Daily use: the assistant part
The project would be less interesting if it only produced benchmark tables. The useful version is the daily recommendation interface.
For Human Mode:
python -m src.wordle_lab \
--human-recommend slate ....Y \
--prior-weight-values 0.005,0.05,0.15,0.35
That returns:
Recommended next guess: drown
Recommendation type: probe
Explanation: Used Human Mode override for slate ....Y.
For Pure Mode:
python -m src.wordle_lab --pure-recommend slate ....Y
That returns:
Recommended next guess: rocky
And for a deeper Human Mode state:
python -m src.wordle_lab \
--human-recommend slate ....Y drown .Y... \
--prior-weight-values 0.005,0.05,0.15,0.35
The solver recommended furry as a probe, because the remaining branch had a lot of -er and -y pressure. That is exactly the kind of move a strong human might make: do not just guess one plausible answer too early; split the dangerous family first.
What the solver is really doing
Underneath the friendly command, the solver is doing several things at once:
- Filtering possible answers using exact Wordle feedback.
- Choosing guesses that minimize dangerous feedback buckets.
- Using prior-answer recency as a likelihood layer.
- Keeping prior answers possible, because repeats exist.
- Using Human Mode overrides where downstream simulation shows an advantage.
- Showing alternatives so the recommendation is explainable.
That last part matters. A solver that says “play this because I said so” is not very satisfying. A solver that says “play this because it keeps the worst bucket small, beats the alternatives downstream, and respects the prior-answer model” starts to feel like a coach.
The honest scoreboard
The project now has two champions, and they should not be confused.
| Mode | Purpose | Average | Sixes |
|---|---|---|---|
| Pure Mode | Fair equal-answer benchmark | 3.47 | 0 |
| Human Mode | Weighted real-world daily play | 3.4164 | 0.00 weighted |
Pure Mode is the honest math benchmark. Human Mode is the honest human-play benchmark.
The Human Mode result is allowed to beat 3.421 because it is not playing the same game as the pure optimizer. It is playing a weighted version of the real daily game, where answer history matters. That distinction is not a loophole; it is the point.
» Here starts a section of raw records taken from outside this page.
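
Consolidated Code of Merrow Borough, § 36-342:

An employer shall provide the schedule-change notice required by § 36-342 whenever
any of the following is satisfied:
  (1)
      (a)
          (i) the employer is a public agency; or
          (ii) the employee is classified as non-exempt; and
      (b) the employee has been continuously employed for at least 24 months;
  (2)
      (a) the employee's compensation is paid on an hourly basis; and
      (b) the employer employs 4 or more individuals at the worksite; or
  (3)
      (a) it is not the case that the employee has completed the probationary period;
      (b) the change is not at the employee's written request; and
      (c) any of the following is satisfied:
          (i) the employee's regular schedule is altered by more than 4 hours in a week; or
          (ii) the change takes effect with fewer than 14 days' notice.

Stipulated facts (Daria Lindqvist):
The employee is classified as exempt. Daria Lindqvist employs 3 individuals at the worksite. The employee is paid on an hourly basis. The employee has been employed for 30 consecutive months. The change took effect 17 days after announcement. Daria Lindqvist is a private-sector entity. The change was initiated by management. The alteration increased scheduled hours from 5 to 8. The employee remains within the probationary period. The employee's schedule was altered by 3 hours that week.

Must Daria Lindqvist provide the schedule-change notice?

(i) public agency — not satisfied.
(ii) non-exempt — not satisfied.
(a): F OR F → false.
(b) tenure ≥ 24 mo. — satisfied.
So (1) is not satisfied (F AND T).
(a) hourly-paid — satisfied.
(b) ≥ 4 at site — fails.
(2) = T AND F = false.
(a) not (past probation) — satisfied.
(b) not employee-requested — met.
(i) schedule shift > 4h — fails.
(ii) < 14 days' notice — fails.
(c): F OR F → false.
(3): T AND T AND F → false.
Overall: F OR F OR F → false.

No — not required.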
What we actually accomplished
We did not beat academia. We did something better suited to Stewart Labs: we built the bot we actually wanted.
It started as a pure Wordle solver. It became an experiment in how strong humans think. The final assistant is mathematical, but not sterile. It remembers. It downweights. It protects the streak. It explains itself. It knows that the best move is not always the word with the prettiest immediate split.
The project is also a good reminder that “optimal” depends on the question. If the question is “what is the best decision tree over a fixed answer list with equal probabilities?” then this solver is not the champion. If the question is “what should a serious daily Wordle player do, given answer history and the reality of repeats?” then this thing has become surprisingly formidable.
And yes, getting the Human Mode average to 3.4164 felt like a win. Not because it proves some grand theorem. Because it means the original hunch was right: a solver can be more than a calculator. It can have judgment.
Project notes
The project is local, simple to run, and intentionally free of web dependencies. No API keys. No network calls. No secrets. Just word lists, Python, and a growing pile of commands that probably made sense at the time.
The code lives in a local project folder and is versioned in GitHub. The normal workflow is still the satisfying little ritual:
git status
git add .
git commit -m "Describe what changed"
git push
Current Human Mode result is based on the dated prior-answer file through 2026-05-28 and the custom prior-weight schedule 0.005,0.05,0.15,0.35. Future Wordle behavior may change the best schedule, which is part of the fun.